Holiday roasts from the Portland Food Co-op. Courtesy of the Portland Food Co-op The Thanksgiving email from the Portland Food Co-op featured six types of plant-based holiday roasts this year. Such abundance got me thinking about the 1980s, when vegetarians either cobbled together our own Thanksgiving roasts or served a baked, stuffed squash as a centerpiece.

How did we get here? The origins of vegetarian Thanksgiving date way back to the mid-19th century. Yet even before the first vegetable turkey was ever roasted, vegetarians had split into two camps. One favors bringing veggie dishes to Thanksgiving.

The other condemns the annual feast altogether. Both have shaped the vegetarian version of the holiday: the critics by encouraging lighter fare and a focus on gratitude, and the joiners by developing the recipes. Nationally famous back-to-the-land leader (and Mainer) Helen Nearing was a critic.
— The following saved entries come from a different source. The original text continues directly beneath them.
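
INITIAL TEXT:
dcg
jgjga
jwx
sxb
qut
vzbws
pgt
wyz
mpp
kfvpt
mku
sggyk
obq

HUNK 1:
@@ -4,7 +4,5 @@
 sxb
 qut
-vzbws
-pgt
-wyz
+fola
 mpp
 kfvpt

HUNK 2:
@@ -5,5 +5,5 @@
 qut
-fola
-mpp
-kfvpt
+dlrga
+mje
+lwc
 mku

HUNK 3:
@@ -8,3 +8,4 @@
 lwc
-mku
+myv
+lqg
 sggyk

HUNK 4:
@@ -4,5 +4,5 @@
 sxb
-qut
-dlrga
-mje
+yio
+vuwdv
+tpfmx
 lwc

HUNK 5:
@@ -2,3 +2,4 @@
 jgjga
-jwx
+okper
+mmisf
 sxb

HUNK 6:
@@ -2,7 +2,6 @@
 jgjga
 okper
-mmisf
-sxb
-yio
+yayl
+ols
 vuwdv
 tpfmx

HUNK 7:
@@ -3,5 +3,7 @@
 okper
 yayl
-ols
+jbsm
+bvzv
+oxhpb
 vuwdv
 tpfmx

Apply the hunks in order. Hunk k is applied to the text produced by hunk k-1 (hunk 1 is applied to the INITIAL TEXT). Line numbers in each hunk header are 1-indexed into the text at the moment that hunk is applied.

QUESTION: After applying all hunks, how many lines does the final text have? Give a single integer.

Hunk 1: at line 4 remove [vzbws,pgt,wyz] add [fola] -> 11 lines: dcg jgjga jwx sxb qut fola mpp kfvpt mku sggyk obq
Hunk 2: at line 5 remove [fola,mpp,kfvpt] add [dlrga,mje,lwc] -> 11 lines: dcg jgjga jwx sxb qut dlrga mje lwc mku sggyk obq
Hunk 3: at line 8 remove [mku] add [myv,lqg] -> 12 lines: dcg jgjga jwx sxb qut dlrga mje lwc myv lqg sggyk obq
Hunk 4: at line 4 remove [qut,dlrga,mje] add [yio,vuwdv,tpfmx] -> 12 lines: dcg jgjga jwx sxb yio vuwdv tpfmx lwc myv lqg sggyk obq
Hunk 5: at line 2 remove [jwx] add [okper,mmisf] -> 13 lines: dcg jgjga okper mmisf sxb yio vuwdv tpfmx lwc myv lqg sggyk obq
Hunk 6: at line 2 remove [mmisf,sxb,yio] add [yayl,ols] -> 12 lines: dcg jgjga okper yayl ols vuwdv tpfmx lwc myv lqg sggyk obq
Hunk 7: at line 3 remove [ols] add [jbsm,bvzv,oxhpb] -> 14 lines: dcg jgjga okper yayl jbsm bvzv oxhpb vuwdv tpfmx lwc myv lqg sggyk obq
Final line count: 14

Answer: 14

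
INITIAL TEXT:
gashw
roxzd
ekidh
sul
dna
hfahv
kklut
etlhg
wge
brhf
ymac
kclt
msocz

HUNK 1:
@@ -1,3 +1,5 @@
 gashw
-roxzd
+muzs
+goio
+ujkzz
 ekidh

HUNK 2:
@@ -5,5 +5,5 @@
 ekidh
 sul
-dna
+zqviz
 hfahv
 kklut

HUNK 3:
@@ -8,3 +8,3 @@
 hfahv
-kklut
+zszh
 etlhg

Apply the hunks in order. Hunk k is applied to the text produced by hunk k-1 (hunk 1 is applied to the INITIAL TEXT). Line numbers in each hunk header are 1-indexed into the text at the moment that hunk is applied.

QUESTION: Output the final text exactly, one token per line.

Answer: gashw
muzs
goio
ujkzz
ekidh
sul
zqviz
hfahv
zszh
etlhg
wge
brhf
ymac
kclt
msocz

Derivation:
Hunk 1: at line 1 remove [roxzd] add [muzs,goio,ujkzz] -> 15 lines: gashw muzs goio ujkzz ekidh sul dna hfahv kklut etlhg wge brhf ymac kclt msocz
Hunk 2: at line 5 remove [dna] add [zqviz] -> 15 lines: gashw muzs goio ujkzz ekidh sul zqviz hfahv kklut etlhg wge brhf ymac kclt msocz
Hunk 3: at line 8 remove [kklut] add [zszh] -> 15 lines: gashw muzs goio ujkzz ekidh sul zqviz hfahv zszh etlhg wge brhf ymac kclt msocz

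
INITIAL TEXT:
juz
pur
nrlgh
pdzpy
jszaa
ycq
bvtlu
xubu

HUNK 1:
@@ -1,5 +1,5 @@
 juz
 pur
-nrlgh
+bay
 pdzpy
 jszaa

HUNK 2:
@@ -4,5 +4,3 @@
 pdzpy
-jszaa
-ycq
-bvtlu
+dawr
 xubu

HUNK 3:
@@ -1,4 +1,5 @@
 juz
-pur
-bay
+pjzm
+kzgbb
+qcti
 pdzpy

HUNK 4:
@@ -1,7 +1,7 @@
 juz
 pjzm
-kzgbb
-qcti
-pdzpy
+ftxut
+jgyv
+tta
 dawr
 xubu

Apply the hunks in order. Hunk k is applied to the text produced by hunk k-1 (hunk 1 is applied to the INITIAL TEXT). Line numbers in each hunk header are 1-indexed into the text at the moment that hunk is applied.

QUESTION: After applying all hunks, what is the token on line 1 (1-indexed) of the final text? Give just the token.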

In her 1980 vegetarian cookbook “Simple Food for the Good Life,” she wrote that on Thanksgiving “when housewives are toiling and overfed eaters are stuffing, Scott (her husband Scott Nearing) and I give a vacation to the stomach and to the cook by going without solid food, just drinking water or juices.” While few others take that extreme ascetic approach, she was far from the first vegetarian to criticize or offer alternatives to the conventional Thanksgiving menu. Before 1863, when it became a national holiday, Thanksgiving was an irregular feast observed primarily in New Engl.